With hypervisors being trimmed down and dropped onto flash drives and also exploiting virtualization features inside X64 and Itanium processors, the difference between Virtage and alternatives like ESX Server and Xen may seem to be a matter of semantics. But Virtage is down in the iron and is more like hardware virtualization on the mainframe, and it is keyed specifically to Hitachi's own iron. The Virtage hypervisor can span up to eight processor sockets in an SMP configuration running Itanium processors; the BladeSymphony design allows up to four two-socket Itanium blades to be linked together into a single system image using special links to glue the blades together. That means Virtage can span up to 16 Itanium cores, and that is something that VMware cannot do. (VMware is limited to four cores at this point per image for ESX Server virtual machine, and it does not even run on Itanium chips.) For the Xeon-based blades, Virtage can only span up to four cores in a single virtual machine image for now, but it seems likely that it will span up to eight or 16 cores eventually, particularly with Intel shipping quad-core processors on two-socket machines. Virtage allows a maximum of 32 logical partitions per instance whether on a Xeon or Itanium machine, and those partitions can be allocated with as little as 1 percent of CPU.

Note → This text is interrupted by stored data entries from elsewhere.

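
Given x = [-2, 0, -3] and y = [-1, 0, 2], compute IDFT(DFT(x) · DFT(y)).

(x ⊛ y)[n] = Σ(m=0 to 2) x[m] · y[(n-m) mod 3]

Computing each output sample:
(x ⊛ y)[0] = 2
(x ⊛ y)[1] = -6
(x ⊛ y)[2] = -1

x ⊛ y = [2, -6, -1]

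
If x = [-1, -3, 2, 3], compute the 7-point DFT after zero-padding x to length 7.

Original 4-point DFT: [1, -3+6i, 1, -3-6i]
Zero-padded 7-point DFT provides frequency interpolation.

DFT_7([x, 0, ...]) = [1, -6.0184-0.9060i, -0.2639+6.1380i, 2.2823-0.0595i, 2.2823+0.0595i, -0.2639-6.1380i, -6.0184+0.9060i]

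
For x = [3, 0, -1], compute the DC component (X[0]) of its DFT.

X[0] = Σ(n=0 to 2) x[n] · ω_3^0 = Σ x[n]
= (3) + (0) + (-1)

X[0] = 2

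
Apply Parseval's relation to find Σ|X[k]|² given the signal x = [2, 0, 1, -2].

Parseval: Σ|x[n]|² = (1/N)Σ|X[k]|², so Σ|X[k]|² = N·Σ|x[n]|² = 4·9.0000

Σ|X[k]|² = N·Σ|x[n]|² = 4·9.0000 = 36.0000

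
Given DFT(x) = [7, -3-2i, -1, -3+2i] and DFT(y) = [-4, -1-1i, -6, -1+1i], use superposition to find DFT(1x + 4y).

By linearity: DFT(1x + 4y) = 1·DFT(x) + 4·DFT(y)
= 1·[7, -3-2i, -1, -3+2i] + 4·[-4, -1-1i, -6, -1+1i]

Computing element-wise:
Z[0] = 1·(7) + 4·(-4) = -9
Z[1] = 1·(-3-2i) + 4·(-1-1i) = -7-6i
Z[2] = 1·(-1) + 4·(-6) = -25
Z[3] = 1·(-3+2i) + 4·(-1+1i) = -7+6i

DFT(1x + 4y) = 1·X + 4·Y = [-9, -7-6i, -25, -7+6i]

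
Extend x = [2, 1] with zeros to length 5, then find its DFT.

Original 2-point DFT: [3, 1]
Zero-padded 5-point DFT provides frequency interpolation.

DFT_5([x, 0, ...]) = [3, 2.3090-0.9511i, 1.1910-0.5878i, 1.1910+0.5878i, 2.3090+0.9511i]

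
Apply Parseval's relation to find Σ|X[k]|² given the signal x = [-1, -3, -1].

Parseval: Σ|x[n]|² = (1/N)Σ|X[k]|², so Σ|X[k]|² = N·Σ|x[n]|² = 3·11.0000

Σ|X[k]|² = N·Σ|x[n]|² = 3·11.0000 = 33.0000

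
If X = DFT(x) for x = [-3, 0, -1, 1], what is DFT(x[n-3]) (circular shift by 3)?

Time shift by 3: X_shifted[k] = ω_4^(3k) · X[k]
Shifted x = [0, -1, 1, -3]

DFT(x[n-3]) = [-3, -1-2i, 5, -1+2i]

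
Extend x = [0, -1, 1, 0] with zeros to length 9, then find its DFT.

Original 4-point DFT: [0, -1+1i, 2, -1-1i]
Zero-padded 9-point DFT provides frequency interpolation.

DFT_9([x, 0, ...]) = [0, -0.5924-0.3420i, -1.1133+0.6428i, 1.7321i, 1.7057+0.9848i, 1.7057-0.9848i, -1.7321i, -1.1133-0.6428i, -0.5924+0.3420i]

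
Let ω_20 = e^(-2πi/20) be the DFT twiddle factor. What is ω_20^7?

ω_20^7 = e^(-2πi·7/20)
= cos(-2π·7/20) + i·sin(-2π·7/20)
= cos(-14π/20) + i·sin(-14π/20)

ω_20^7 = cos(-14π/20) + i·sin(-14π/20) = -0.5878-0.8090i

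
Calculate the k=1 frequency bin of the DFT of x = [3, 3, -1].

X[1] = Σ(n=0 to 2) x[n] · ω_3^(1n) where ω_3 = e^(-2πi/3)
= (3)·ω_3^0 + (3)·ω_3^1 + (-1)·ω_3^2

X[1] = 2.0000-3.4641i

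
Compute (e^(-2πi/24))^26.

Since ω_24^24 = 1, powers reduce modulo 24.
26 mod 24 = 2
So ω_24^26 = ω_24^2 = e^(-2πi·2/24)

ω_24^26 = ω_24^2 = 0.8660-0.5000i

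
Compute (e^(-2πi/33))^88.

Since ω_33^33 = 1, powers reduce modulo 33.
88 mod 33 = 22
So ω_33^88 = ω_33^22 = e^(-2πi·22/33)

ω_33^88 = ω_33^22 = -0.5000+0.8660i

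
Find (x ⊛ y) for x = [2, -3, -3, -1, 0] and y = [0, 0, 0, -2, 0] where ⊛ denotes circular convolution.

(x ⊛ y)[n] = Σ(m=0 to 4) x[m] · y[(n-m) mod 5]

Computing each output sample:
(x ⊛ y)[0] = 6
(x ⊛ y)[1] = 2
(x ⊛ y)[2] = 0
(x ⊛ y)[3] = -4
(x ⊛ y)[4] = 6

x ⊛ y = [6, 2, 0, -4, 6]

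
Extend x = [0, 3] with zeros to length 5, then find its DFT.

Original 2-point DFT: [3, -3]
Zero-padded 5-point DFT provides frequency interpolation.

DFT_5([x, 0, ...]) = [3, 0.9271-2.8532i, -2.4271-1.7634i, -2.4271+1.7634i, 0.9271+2.8532i]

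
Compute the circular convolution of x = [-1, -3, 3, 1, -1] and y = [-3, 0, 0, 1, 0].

(x ⊛ y)[n] = Σ(m=0 to 4) x[m] · y[(n-m) mod 5]

Computing each output sample:
(x ⊛ y)[0] = 6
(x ⊛ y)[1] = 10
(x ⊛ y)[2] = -10
(x ⊛ y)[3] = -4
(x ⊛ y)[4] = 0

x ⊛ y = [6, 10, -10, -4, 0]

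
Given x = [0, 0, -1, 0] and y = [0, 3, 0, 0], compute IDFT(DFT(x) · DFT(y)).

(x ⊛ y)[n] = Σ(m=0 to 3) x[m] · y[(n-m) mod 4]

Computing each output sample:
(x ⊛ y)[0] = 0
(x ⊛ y)[1] = 0
(x ⊛ y)[2] = 0
(x ⊛ y)[3] = -3

x ⊛ y = [0, 0, 0, -3]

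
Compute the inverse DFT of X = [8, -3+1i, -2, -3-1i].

x[n] = (1/4) Σ(k=0 to 3) X[k] · e^(2πikn/4)

Computing each x[n]:
x[0] = 0
x[1] = 2
x[2] = 3
x[3] = 3

x = [0, 2, 3, 3]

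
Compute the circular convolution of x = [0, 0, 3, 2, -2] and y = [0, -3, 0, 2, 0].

(x ⊛ y)[n] = Σ(m=0 to 4) x[m] · y[(n-m) mod 5]

Computing each output sample:
(x ⊛ y)[0] = 12
(x ⊛ y)[1] = 4
(x ⊛ y)[2] = -4
(x ⊛ y)[3] = -9
(x ⊛ y)[4] = -6

x ⊛ y = [12, 4, -4, -9, -6]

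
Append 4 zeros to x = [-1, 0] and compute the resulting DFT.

Original 2-point DFT: [-1, -1]
Zero-padded 6-point DFT provides frequency interpolation.

DFT_6([x, 0, ...]) = [-1, -1, -1, -1, -1, -1]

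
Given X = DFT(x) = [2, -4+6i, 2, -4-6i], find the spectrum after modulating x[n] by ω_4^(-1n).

Modulation property: DFT(ω_4^(-1n)·x[n]) = X[(k-1) mod 4], so circularly shift X by 1 positions.

X[k-1] = [-4-6i, 2, -4+6i, 2]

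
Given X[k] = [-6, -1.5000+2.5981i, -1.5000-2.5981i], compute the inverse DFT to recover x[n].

x[n] = (1/3) Σ(k=0 to 2) X[k] · e^(2πikn/3)

Computing each x[n]:
x[0] = -3
x[1] = -3
x[2] = 0

x = [-3, -3, 0]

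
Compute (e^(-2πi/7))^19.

Since ω_7^7 = 1, powers reduce modulo 7.
19 mod 7 = 5
So ω_7^19 = ω_7^5 = e^(-2πi·5/7)

ω_7^19 = ω_7^5 = -0.2225+0.9749i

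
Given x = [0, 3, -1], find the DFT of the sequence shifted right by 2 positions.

Time shift by 2: X_shifted[k] = ω_3^(2k) · X[k]
Shifted x = [3, -1, 0]

DFT(x[n-2]) = [2, 3.5000+0.8660i, 3.5000-0.8660i]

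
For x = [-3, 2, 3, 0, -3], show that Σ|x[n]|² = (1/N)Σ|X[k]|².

Time domain:
Σ|x[n]|² = |-3|² + |2|² + |3|² + |0|² + |-3|² = 31.0000

Frequency domain:
(1/5)Σ|X[k]|² = (1/5)(|-1|² + |-5.7361-6.5186i|² + |-1.2639-0.0858i|² + |-1.2639+0.0858i|² + |-5.7361+6.5186i|²) = (1/5)·155.0000 = 31.0000

Both sides agree, confirming Parseval's theorem.

Σ|x[n]|² = (1/N)Σ|X[k]|² = 31.0000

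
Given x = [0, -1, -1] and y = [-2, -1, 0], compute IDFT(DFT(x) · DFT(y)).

(x ⊛ y)[n] = Σ(m=0 to 2) x[m] · y[(n-m) mod 3]

Computing each output sample:
(x ⊛ y)[0] = 1
(x ⊛ y)[1] = 2
(x ⊛ y)[2] = 3

x ⊛ y = [1, 2, 3]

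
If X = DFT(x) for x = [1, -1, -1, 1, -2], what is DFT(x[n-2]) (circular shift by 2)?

Time shift by 2: X_shifted[k] = ω_5^(2k) · X[k]
Shifted x = [1, -2, 1, -1, -1]

DFT(x[n-2]) = [-2, 0.0729-0.2245i, 3.4271+2.4899i, 3.4271-2.4899i, 0.0729+0.2245i]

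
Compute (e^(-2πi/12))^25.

Since ω_12^12 = 1, powers reduce modulo 12.
25 mod 12 = 1
So ω_12^25 = ω_12^1 = e^(-2πi·1/12)

ω_12^25 = ω_12^1 = 0.8660-0.5000i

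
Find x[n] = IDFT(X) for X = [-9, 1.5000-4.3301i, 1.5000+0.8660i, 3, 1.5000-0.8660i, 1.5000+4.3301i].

x[n] = (1/6) Σ(k=0 to 5) X[k] · e^(2πikn/6)

Computing each x[n]:
x[0] = 0
x[1] = -1
x[2] = 0
x[3] = -2
x[4] = -3
x[5] = -3

x = [0, -1, 0, -2, -3, -3]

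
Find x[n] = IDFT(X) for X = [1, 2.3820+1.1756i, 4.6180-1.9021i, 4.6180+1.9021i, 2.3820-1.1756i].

x[n] = (1/5) Σ(k=0 to 4) X[k] · e^(2πikn/5)

Computing each x[n]:
x[0] = 3
x[1] = -1
x[2] = -1
x[3] = 1
x[4] = -1

x = [3, -1, -1, 1, -1]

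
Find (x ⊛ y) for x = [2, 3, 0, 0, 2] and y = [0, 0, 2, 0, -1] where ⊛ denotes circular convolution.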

The main differentiator, according to Campbell, between Virtage and ESX Server is that the latter can eat up anywhere from 35 percent to 40 percent of processing capacity--a statistic that VMware is surely to claim is not true--while Virtage, being implemented in hardware, eats up a lot less raw capacity to do its job. That said, if customers want to support VMware running atop Virtage, they can do that. So far, Campbell says that Hitachi has no plans to support the XenEnterprise hypervisor or related tools on top of Virtage. "Our decision to support Red Hat 5 or SUSE Linux 10 is based on what the market wants," explains Campbell. "It is not a big deal for us to support these as well if customers ask for it."
Virtage is built into the BladeSymphony 300 and 1000 blade servers, and it comes free with the systems.